Domestic Slave Trade out of Virginia, 1790-1865 Presentation at MPAAGHS Monthly Meeting

March 11, 2017


Phil Troutman photo

Middle Peninsula African-American Genealogical and Historical Society of Virginia (MPAAGHS) will hold its monthly meeting on Saturday, March 11, 2017, at 11:00 a.m. at the Essex Public Library, 117 North Church Lane (Rt. 17), Tappahannock, Virginia (map).

Dr. Phillip Troutman, Assistant Professor of Writing and of History at The George Washington University in Washington, DC, will give a presentation on "The Second Middle Passage: the Domestic Slave Trade out of Virginia, 1790-1865" at the meeting.

Between the Revolution and the Civil War, 1.1 million African Americans were caught up in the domestic slave trade, forced to move from the coastal and upper South to the trans-Allegheny West and the Mississippi Delta. The majority moved alone, with no family. Nearly half were from Virginia. Some were tight-packed in ships out of Richmond, Alexandria, and Norfolk. Others walked overland, 20 miles a day, across the Cumberland Gap or all the way to Natchez. A person born into slavery in Virginia in 1830 stood a 30% chance of being sold away by 1860. In Eastern Shore counties, 20%-30% of enslaved people were sold away or moved out of Virginia each decade.

This talk starts with an overview of the slave market, how its networks spidered across the state and what that meant for families and individuals in slavery. But the focus is on the stories of enslaved Virginians who left a record of their experiences—how they survived the slave market, how they worked to re-make their lives, how they tried to reconnect with lost kin. And in one case, how 19 of them mutineed and went free in Jamaica. It draws heavily on their autobiographies, their oral interviews late in life, and even some letters they managed to write or dictate during slavery.

Dr. Troutman's work on US slavery includes "Grapevine in the Slave Market: African American Geopolitical Literacy and the 1841 Creole Revolt" in The Chattel Principle: Internal Slave Trades in the Americas (ed. Walter Johnson, 2004); and "Correspondences in Black and White: Sentiment in the Slave Market Revolution" in New Studies in the History of American Slavery (eds. E. Baptist and S. Camp, 2006). He is currently writing a book on radical anti-slavery visual rhetoric and is researching the history of slavery at Columbian College, now The George Washington University. Links to his work can be found at gwu.academia.edu/trout.
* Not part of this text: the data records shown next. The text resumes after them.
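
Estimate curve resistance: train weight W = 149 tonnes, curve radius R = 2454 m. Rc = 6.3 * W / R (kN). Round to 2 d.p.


Rc = 6.3 * W / R
Rc = 6.3 * 149 / 2454
Rc = 938.7 / 2454
Rc = 0.38 kN

0.38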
Dr. Troutman is a part of a 19-member faculty study group that is researching the university's historical relationship to slavery. In creating such a group, George Washington University, previously Columbian College, joined the ranks of institutions such as Georgetown, Brown, Yale, University of Virginia, and William and Mary who have begun to confront their ties to slavery and how they benefitted from the labor of enslaved people. Troutman has been working on the project since April of last year and has found a King and Queen County connection to George Washington University's slavery history.
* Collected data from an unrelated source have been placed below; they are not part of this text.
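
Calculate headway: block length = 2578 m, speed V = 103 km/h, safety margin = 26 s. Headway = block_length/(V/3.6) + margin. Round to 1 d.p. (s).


V = 103 / 3.6 = 28.6111 m/s
Block traversal time = 2578 / 28.6111 = 90.1049 s
Headway = 90.1049 + 26
Headway = 116.1 s

116.1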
In the 1840s, John Robert Smith and Abram/Abraham who were owned by Thomas Haynes of Bruington, were taken to Washington, D.C. to work at Columbian College. Troutman found references to both of these men in the minutes of Bruington Baptist Church in the archives of the Virginia Baptist Historical Society in Richmond. Smith and Abram/Abraham were members of Bruington where Haynes was a deacon. Records show that Smith played a role in the founding of both New Mt. Zion Baptist Church and Bethlehem Baptist Church. Troutman would like to find persons who might be descended from or otherwise have information about John Robert Smith or Abram/Abraham.